Example 2 Preparation of specific primers based on specific gene sequences (1) Preparation of primers Targeting 18 genes shown in Table 2 randomly selected from the genes of the present invention of SEQ ID NOs: 1-145, Primers that amplify the full length of the gene were prepared using a DNA synthesizer based on the base sequences of the 5 ′ end and 3 ′ end (Table 2, SEQ ID NOS: 146 to 181).
In addition, as a positive control, a common sequence region of 16S rRNA gene and a dnaA gene having extremely high sequence commonality in Bifidobacterium breve species were used, and primers for amplifying these regions were similarly prepared (Table). 2, SEQ ID NOS: 182-185).

(2) Extraction of template DNA Plates of 13 strains belonging to Bifidobacterium breve having different origins shown in Table 3 with 1% glucose and 1.5% agar added to GAM medium (manufactured by Nissui Pharmaceutical) The culture was anaerobically cultured at 37 ° C. for 72 hours.

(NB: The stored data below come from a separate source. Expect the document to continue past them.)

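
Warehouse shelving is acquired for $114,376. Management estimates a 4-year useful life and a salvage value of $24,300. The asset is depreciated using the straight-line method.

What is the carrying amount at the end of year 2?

$69,338

Depreciable base = $114,376 − $24,300 = $90,076.
Annual expense = $90,076 / 4 = $22,519.
End of year 1: book value $91,857.
End of year 2: book value $69,338.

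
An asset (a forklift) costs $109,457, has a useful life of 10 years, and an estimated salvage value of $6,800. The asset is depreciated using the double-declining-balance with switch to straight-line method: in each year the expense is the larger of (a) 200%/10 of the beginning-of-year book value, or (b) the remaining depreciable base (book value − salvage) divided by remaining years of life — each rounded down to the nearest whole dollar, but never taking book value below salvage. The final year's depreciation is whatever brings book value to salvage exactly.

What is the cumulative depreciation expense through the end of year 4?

$64,622

Depreciable base = $109,457 − $6,800 = $102,657.
Year 1: DB = ⌊$109,457 × 200%/10⌋ = $21,891; SL = ⌊$102,657/10⌋ = $10,265 → take DB $21,891. Book value $87,566.
Year 2: DB = ⌊$87,566 × 200%/10⌋ = $17,513; SL = ⌊$80,766/9⌋ = $8,974 → take DB $17,513. Book value $70,053.
Year 3: DB = ⌊$70,053 × 200%/10⌋ = $14,010; SL = ⌊$63,253/8⌋ = $7,906 → take DB $14,010. Book value $56,043.
Year 4: DB = ⌊$56,043 × 200%/10⌋ = $11,208; SL = ⌊$49,243/7⌋ = $7,034 → take DB $11,208. Book value $44,835.
Accumulated through year 4 = $109,457 − $44,835 = $64,622.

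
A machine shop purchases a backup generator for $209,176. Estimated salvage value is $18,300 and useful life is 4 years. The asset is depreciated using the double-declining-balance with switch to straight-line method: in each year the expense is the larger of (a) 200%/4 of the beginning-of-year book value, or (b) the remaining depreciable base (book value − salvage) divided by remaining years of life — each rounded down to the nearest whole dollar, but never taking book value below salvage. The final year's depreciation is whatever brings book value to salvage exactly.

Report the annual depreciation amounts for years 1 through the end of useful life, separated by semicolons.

$104,588; $52,294; $26,147; $7,847

Depreciable base = $209,176 − $18,300 = $190,876.
Year 1: DB = ⌊$209,176 × 200%/4⌋ = $104,588; SL = ⌊$190,876/4⌋ = $47,719 → take DB $104,588. Book value $104,588.
Year 2: DB = ⌊$104,588 × 200%/4⌋ = $52,294; SL = ⌊$86,288/3⌋ = $28,762 → take DB $52,294. Book value $52,294.
Year 3: DB = ⌊$52,294 × 200%/4⌋ = $26,147; SL = ⌊$33,994/2⌋ = $16,997 → take DB $26,147. Book value $26,147.
Year 4 (final): $26,147 − $18,300 = $7,847. Book value $18,300.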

One of the appearing colonies was suspended in 50 μL of TE buffer (10 mM Tris, 1 mM EDTA, pH 8.0) and treated at 98 ° C. for 2 minutes to extract DNA. Immediately after the heat treatment, the mixture was ice-cooled and centrifuged at 4 ° C. and 15,000 rpm for 5 minutes, and the supernatant was used as a template DNA solution for the following PCR reaction.

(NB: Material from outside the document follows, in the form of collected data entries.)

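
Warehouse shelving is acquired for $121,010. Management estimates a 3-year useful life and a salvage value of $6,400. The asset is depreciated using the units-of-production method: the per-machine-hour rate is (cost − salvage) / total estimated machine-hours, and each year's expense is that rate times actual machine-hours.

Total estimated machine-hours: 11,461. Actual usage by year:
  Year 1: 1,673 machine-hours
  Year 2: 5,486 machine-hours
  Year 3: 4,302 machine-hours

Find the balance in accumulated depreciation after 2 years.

$71,590

Depreciable base = $121,010 − $6,400 = $114,610.
Rate = $114,610 / 11,461 machine-hours = $10 per machine-hour.
Year 1: 1,673 × $10 = $16,730. Book value $104,280.
Year 2: 5,486 × $10 = $54,860. Book value $49,420.
Accumulated through year 2 = $121,010 − $49,420 = $71,590.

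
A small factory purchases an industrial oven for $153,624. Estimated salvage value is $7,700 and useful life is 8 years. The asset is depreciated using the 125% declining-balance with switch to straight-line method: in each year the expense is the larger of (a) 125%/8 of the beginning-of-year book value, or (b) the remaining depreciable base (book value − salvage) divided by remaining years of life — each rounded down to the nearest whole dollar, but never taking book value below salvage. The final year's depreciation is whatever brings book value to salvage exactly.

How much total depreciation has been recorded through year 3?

$61,344

Depreciable base = $153,624 − $7,700 = $145,924.
Year 1: DB = ⌊$153,624 × 125%/8⌋ = $24,003; SL = ⌊$145,924/8⌋ = $18,240 → take DB $24,003. Book value $129,621.
Year 2: DB = ⌊$129,621 × 125%/8⌋ = $20,253; SL = ⌊$121,921/7⌋ = $17,417 → take DB $20,253. Book value $109,368.
Year 3: DB = ⌊$109,368 × 125%/8⌋ = $17,088; SL = ⌊$101,668/6⌋ = $16,944 → take DB $17,088. Book value $92,280.
Accumulated through year 3 = $153,624 − $92,280 = $61,344.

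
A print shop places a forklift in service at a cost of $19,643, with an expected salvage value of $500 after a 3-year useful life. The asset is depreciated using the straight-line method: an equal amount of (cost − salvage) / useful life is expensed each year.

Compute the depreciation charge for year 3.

$6,381

Depreciable base = $19,643 − $500 = $19,143.
Annual expense = $19,143 / 3 = $6,381.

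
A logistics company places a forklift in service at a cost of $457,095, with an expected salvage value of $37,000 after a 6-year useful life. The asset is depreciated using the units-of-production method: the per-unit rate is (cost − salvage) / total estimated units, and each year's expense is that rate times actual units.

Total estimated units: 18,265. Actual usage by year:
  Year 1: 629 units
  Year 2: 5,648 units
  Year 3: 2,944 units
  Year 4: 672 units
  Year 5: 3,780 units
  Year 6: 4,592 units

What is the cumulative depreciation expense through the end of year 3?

$212,083

Depreciable base = $457,095 − $37,000 = $420,095.
Rate = $420,095 / 18,265 units = $23 per unit.
Year 1: 629 × $23 = $14,467. Book value $442,628.
Year 2: 5,648 × $23 = $129,904. Book value $312,724.
Year 3: 2,944 × $23 = $67,712. Book value $245,012.
Accumulated through year 3 = $457,095 − $245,012 = $212,083.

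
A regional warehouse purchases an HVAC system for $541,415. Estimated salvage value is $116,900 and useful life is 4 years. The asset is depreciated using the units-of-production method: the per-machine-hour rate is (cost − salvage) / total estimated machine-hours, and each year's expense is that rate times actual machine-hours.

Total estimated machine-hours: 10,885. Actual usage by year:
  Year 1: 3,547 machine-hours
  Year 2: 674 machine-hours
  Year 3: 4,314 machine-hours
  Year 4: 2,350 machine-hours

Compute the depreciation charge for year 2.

$26,286

Depreciable base = $541,415 − $116,900 = $424,515.
Rate = $424,515 / 10,885 machine-hours = $39 per machine-hour.
Year 1: 3,547 × $39 = $138,333. Book value $403,082.
Year 2: 674 × $39 = $26,286. Book value $376,796.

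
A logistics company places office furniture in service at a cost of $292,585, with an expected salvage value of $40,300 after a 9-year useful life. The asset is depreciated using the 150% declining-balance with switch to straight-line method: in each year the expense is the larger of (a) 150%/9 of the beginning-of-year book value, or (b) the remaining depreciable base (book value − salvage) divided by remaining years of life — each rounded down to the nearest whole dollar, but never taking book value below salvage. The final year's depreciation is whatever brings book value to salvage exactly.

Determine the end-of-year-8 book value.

Depreciable base = $292,585 − $40,300 = $252,285.
Year 1: DB = ⌊$292,585 × 150%/9⌋ = $48,764; SL = ⌊$252,285/9⌋ = $28,031 → take DB $48,764. Book value $243,821.
Year 2: DB = ⌊$243,821 × 150%/9⌋ = $40,636; SL = ⌊$203,521/8⌋ = $25,440 → take DB $40,636. Book value $203,185.
Year 3: DB = ⌊$203,185 × 150%/9⌋ = $33,864; SL = ⌊$162,885/7⌋ = $23,269 → take DB $33,864. Book value $169,321.
Year 4: DB = ⌊$169,321 × 150%/9⌋ = $28,220; SL = ⌊$129,021/6⌋ = $21,503 → take DB $28,220. Book value $141,101.
Year 5: DB = ⌊$141,101 × 150%/9⌋ = $23,516; SL = ⌊$100,801/5⌋ = $20,160 → take DB $23,516. Book value $117,585.
Year 6: DB = ⌊$117,585 × 150%/9⌋ = $19,597; SL = ⌊$77,285/4⌋ = $19,321 → take DB $19,597. Book value $97,988.
Year 7: DB = ⌊$97,988 × 150%/9⌋ = $16,331; SL = ⌊$57,688/3⌋ = $19,229 → take SL $19,229. Book value $78,759.
Year 8: DB = ⌊$78,759 × 150%/9⌋ = $13,126; SL = ⌊$38,459/2⌋ = $19,229 → take SL $19,229. Book value $59,530.

$59,530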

(3) PCR reaction 7.5 μL of EmeraldAmp PCR Master Mix (manufactured by Takara), 0.2 μM primer, 0.5 μL of the template DNA solution with water to make a total volume of 15 μL, iCycler (manufactured by Bio-Rad) ), 30 cycles of PCR reaction were performed at 98 ° C. for 10 seconds, 60 ° C. for 30 seconds, and 72 ° C. for 120 seconds.

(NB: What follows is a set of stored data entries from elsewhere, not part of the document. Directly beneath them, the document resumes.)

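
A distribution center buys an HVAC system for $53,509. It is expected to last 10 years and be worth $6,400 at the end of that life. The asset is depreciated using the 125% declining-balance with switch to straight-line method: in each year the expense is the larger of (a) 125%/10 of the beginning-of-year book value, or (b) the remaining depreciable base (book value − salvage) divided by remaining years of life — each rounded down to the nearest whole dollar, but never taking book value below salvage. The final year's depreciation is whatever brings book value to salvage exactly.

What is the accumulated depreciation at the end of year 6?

$30,464

Depreciable base = $53,509 − $6,400 = $47,109.
Year 1: DB = ⌊$53,509 × 125%/10⌋ = $6,688; SL = ⌊$47,109/10⌋ = $4,710 → take DB $6,688. Book value $46,821.
Year 2: DB = ⌊$46,821 × 125%/10⌋ = $5,852; SL = ⌊$40,421/9⌋ = $4,491 → take DB $5,852. Book value $40,969.
Year 3: DB = ⌊$40,969 × 125%/10⌋ = $5,121; SL = ⌊$34,569/8⌋ = $4,321 → take DB $5,121. Book value $35,848.
Year 4: DB = ⌊$35,848 × 125%/10⌋ = $4,481; SL = ⌊$29,448/7⌋ = $4,206 → take DB $4,481. Book value $31,367.
Year 5: DB = ⌊$31,367 × 125%/10⌋ = $3,920; SL = ⌊$24,967/6⌋ = $4,161 → take SL $4,161. Book value $27,206.
Year 6: DB = ⌊$27,206 × 125%/10⌋ = $3,400; SL = ⌊$20,806/5⌋ = $4,161 → take SL $4,161. Book value $23,045.
Accumulated through year 6 = $53,509 − $23,045 = $30,464.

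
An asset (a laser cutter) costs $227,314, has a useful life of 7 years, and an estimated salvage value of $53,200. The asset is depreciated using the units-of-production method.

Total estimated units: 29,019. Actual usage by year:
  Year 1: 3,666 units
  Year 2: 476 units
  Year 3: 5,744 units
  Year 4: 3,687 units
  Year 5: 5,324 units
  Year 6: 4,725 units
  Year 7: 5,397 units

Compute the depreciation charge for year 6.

Depreciable base = $227,314 − $53,200 = $174,114.
Rate = $174,114 / 29,019 units = $6 per unit.
Year 1: 3,666 × $6 = $21,996. Book value $205,318.
Year 2: 476 × $6 = $2,856. Book value $202,462.
Year 3: 5,744 × $6 = $34,464. Book value $167,998.
Year 4: 3,687 × $6 = $22,122. Book value $145,876.
Year 5: 5,324 × $6 = $31,944. Book value $113,932.
Year 6: 4,725 × $6 = $28,350. Book value $85,582.

$28,350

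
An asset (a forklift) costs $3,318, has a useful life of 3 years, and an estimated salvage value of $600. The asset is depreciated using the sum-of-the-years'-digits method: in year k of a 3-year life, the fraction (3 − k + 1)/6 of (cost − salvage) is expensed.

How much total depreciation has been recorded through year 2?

$2,265

Depreciable base = $3,318 − $600 = $2,718.
Sum of the years' digits = 3+2+1 = 6.
Year 1: $2,718 × 3/6 = $1,359. Book value $1,959.
Year 2: $2,718 × 2/6 = $906. Book value $1,053.
Accumulated through year 2 = $3,318 − $1,053 = $2,265.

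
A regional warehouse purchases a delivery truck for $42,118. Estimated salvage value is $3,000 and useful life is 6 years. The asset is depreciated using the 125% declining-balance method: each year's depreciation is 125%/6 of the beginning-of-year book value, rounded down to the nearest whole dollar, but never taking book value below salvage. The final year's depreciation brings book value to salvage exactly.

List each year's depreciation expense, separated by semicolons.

$8,774; $6,946; $5,499; $4,353; $3,447; $10,099

Depreciable base = $42,118 − $3,000 = $39,118.
Year 1: ⌊$42,118 × 125%/6⌋ = $8,774. Book value $33,344.
Year 2: ⌊$33,344 × 125%/6⌋ = $6,946. Book value $26,398.
Year 3: ⌊$26,398 × 125%/6⌋ = $5,499. Book value $20,899.
Year 4: ⌊$20,899 × 125%/6⌋ = $4,353. Book value $16,546.
Year 5: ⌊$16,546 × 125%/6⌋ = $3,447. Book value $13,099.
Year 6 (final): $13,099 − $3,000 = $10,099. Book value $3,000.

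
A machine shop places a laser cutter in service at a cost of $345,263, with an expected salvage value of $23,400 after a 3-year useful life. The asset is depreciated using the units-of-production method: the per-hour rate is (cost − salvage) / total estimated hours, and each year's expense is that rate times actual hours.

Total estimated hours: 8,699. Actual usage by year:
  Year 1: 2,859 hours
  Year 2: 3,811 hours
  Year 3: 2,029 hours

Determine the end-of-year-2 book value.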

(4) Specific detection of YIT 12272 strain By observing the binding ability between each primer and each strain DNA based on the presence or absence of the amplification product by the PCR reaction, 18 genes shown in Table 2 were transformed into Bifidobacterium breve YIT. It was verified whether these genes are specific to the 12272 strain and whether these genes can be used to specifically detect the strain. The reaction solution after the PCR reaction was subjected to electrophoresis at 100 V for 25 minutes with 1% agarose gel using Mupid-exU (manufactured by Advance), and stained with 0.5 mg / ml ethidium bromide. Amplification products were observed under UV irradiation. The presence or absence of amplification products when using each primer was as shown in Table 4. This revealed that the 18 genes shown in Table 2 are specific to the Bifidobacterium breve YIT 12272 strain and that these genes can be used to specifically detect the strain.

Claims (9)

  A gene for specifically detecting the Bifidobacterium breve YIT 12272 strain, which is DNA consisting of the base sequence represented by SEQ ID NOs: 1-145 or DNA complementary to the sequence.   The gene according to claim 1, which is DNA consisting of the base sequence shown in SEQ ID NOs: 1 to 36 or DNA consisting of a base sequence complementary to the sequence.   The gene according to claim 1, which is a DNA consisting of the base sequence shown in SEQ ID NOs: 37 to 55 or a DNA consisting of a base sequence complementary to the sequence.   A method for specific detection of Bifidobacterium breve YIT 12272, which targets at least one of the genes according to claim 1.   A method for quantifying the Bifidobacterium breve YIT 12272 strain, which targets at least one of the genes according to claim 1.   The screening method of the microorganisms which have the said gene using the presence and / or expression level of any one or more of the gene of Claim 1, or its expression product as a parameter | index.   A microorganism selected by the screening method according to claim 6.   A genetically modified microorganism characterized by introducing any one or more of the genes according to claim 1 and / or modifying a microbial gene targeting at least one of the genes according to claim 1. Production method.   A genetically modified microorganism obtained by the production method according to claim 8.